No filme, toda a explicação inicial fica sintetizada numa passagem marcante, quando a família de Sullivan comparece ao enterro de um ex-comparsa de Rooney. Ali, no discurso de Finn McGovern (Ciarán Hinds, mais um ator notável em meio a tantos), poucas palavras evidenciam todo o poder do chefão. E a tônica fluente e discreta se torna a linha da narrativa.

Pode parecer paradoxal, mas a HQ é mais movimentada do que o filme. O roteirista Max Allan Collins busca balancear o traço denso e detalhista de Richard Piers Rayner com ação, tiroteios e perseguições.
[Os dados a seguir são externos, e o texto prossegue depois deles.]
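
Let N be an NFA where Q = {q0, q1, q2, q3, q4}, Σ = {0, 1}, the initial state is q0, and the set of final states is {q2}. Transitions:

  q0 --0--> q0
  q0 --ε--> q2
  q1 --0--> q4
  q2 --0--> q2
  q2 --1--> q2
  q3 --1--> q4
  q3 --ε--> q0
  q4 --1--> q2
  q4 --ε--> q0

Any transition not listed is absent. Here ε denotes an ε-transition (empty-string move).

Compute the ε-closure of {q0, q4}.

{q0, q2, q4}

Begin with {q0, q4}.
ε-move q0 → q2; add q2.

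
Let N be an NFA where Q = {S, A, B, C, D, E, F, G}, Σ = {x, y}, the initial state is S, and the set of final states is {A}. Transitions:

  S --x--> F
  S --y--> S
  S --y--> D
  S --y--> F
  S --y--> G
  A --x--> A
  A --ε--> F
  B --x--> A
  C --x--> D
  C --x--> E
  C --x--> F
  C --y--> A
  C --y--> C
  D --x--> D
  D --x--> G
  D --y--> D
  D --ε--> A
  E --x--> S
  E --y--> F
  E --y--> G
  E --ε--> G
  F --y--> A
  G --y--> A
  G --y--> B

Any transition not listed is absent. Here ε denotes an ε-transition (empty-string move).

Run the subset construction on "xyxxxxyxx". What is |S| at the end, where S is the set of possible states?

2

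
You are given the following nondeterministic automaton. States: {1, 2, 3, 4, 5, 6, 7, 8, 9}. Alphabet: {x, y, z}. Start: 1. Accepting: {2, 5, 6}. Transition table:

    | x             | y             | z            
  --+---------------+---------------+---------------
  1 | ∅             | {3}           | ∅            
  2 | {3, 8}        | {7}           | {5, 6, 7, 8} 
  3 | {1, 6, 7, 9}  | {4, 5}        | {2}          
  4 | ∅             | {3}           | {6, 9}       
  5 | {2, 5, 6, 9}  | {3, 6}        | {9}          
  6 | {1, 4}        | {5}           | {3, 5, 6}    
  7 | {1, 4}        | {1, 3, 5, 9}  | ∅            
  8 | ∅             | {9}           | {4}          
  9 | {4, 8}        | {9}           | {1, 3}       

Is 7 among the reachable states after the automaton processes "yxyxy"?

Start in {1}.
Read 'y': 1→{3}; now {3}.
Read 'x': 3→{1, 6, 7, 9}; now {1, 6, 7, 9}.
Read 'y': 1→{3}, 6→{5}, 7→{1, 3, 5, 9}, 9→{9}; now {1, 3, 5, 9}.
Read 'x': 1→∅, 3→{1, 6, 7, 9}, 5→{2, 5, 6, 9}, 9→{4, 8}; now {1, 2, 4, 5, 6, 7, 8, 9}.
Read 'y': 1→{3}, 2→{7}, 4→{3}, 5→{3, 6}, 6→{5}, 7→{1, 3, 5, 9}, 8→{9}, 9→{9}; now {1, 3, 5, 6, 7, 9}.
State 7 is in {1, 3, 5, 6, 7, 9}.

Yes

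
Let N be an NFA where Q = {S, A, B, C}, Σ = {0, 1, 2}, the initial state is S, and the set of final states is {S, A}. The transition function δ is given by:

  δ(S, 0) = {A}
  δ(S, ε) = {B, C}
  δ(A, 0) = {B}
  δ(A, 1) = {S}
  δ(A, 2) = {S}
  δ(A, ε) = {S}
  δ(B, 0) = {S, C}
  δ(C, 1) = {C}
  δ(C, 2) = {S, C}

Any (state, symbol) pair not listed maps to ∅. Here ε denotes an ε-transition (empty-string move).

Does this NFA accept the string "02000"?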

Uma vez que o filme adota uma postura mais reflexiva, sobre os laços de sangue e honra que ligam o universo do crime, é compreensiva a mudança: no papel, OSullivan abate aproximadamente quatorze homens para sair do escritório de Frank Nitti; na tela, Sullivan se esquiva e foge sem disparar um único tiro.

Todavia, não se trata de demérito. Nas abordagens escolhidas, tanto o original quanto a adaptação se saem bem. A HQ é memorável por tratar OSullivan como um Lobo Solitário claramente inspirado no mangá de Kazuo Koike e Goseki Kojima. E a melhor tirada do filme é colocar, como contraponto à aproximação entre Sullivan e Sullivan Jr., a relação conturbada entre John Rooney e seu filho Connor (Daniel Craig). Aliás, Connor representa, no filme, um personagem bem diferente do mero assassino da HQ. E o matador sinistro vivido por Jude Law, a síntese de todos os atiradores que forraram as páginas, também possui papel importante. Nos dois casos, as personagens deixam de ser meras coadjuvantes e ganham importância própria.

Vale ressaltar, também, a qualidade técnica e estética do filme. Maior do que a questão narrativa, o impacto visual criado pelo veterano diretor de fotografia Conrad L. Hall, vencedor do Oscar da categoria com Beleza Americana, cria seqüências de antologia, como o tiroteio na chuva. Mas nem tudo são flores. O maior problema de Estrada para Perdição são os seus rivais de comparação.

O gênero dos filmes de gângsteres sempre produziu obras-primas. E diante do drama vivido por Michael Corleone (Al Pacino) em O Poderoso Chefão (The Godfather, de Francis Ford Coppola, 1972), a perdição de Michael Sullivan não arrepia. Diante da intensidade da morte de Jim Malone (Sean Connery) em Os Intocáveis (The Untouchables, de Brian De Palma, 1987), a dramaticidade de Mendes soa apressada, como na conversa entre Rooney e Sullivan, antes do encontro final. Se um diretor se propõe a contar uma história épica sobre a Máfia, tal como Estrada para Perdição, deveria seguir exemplos como Era uma vez na América (Once upon a time in America, de Sergio Leone, 1984). Não se engane, Mendes merece vários Oscar (e provavelmente levará), mas não supera a narrativa dos mestres.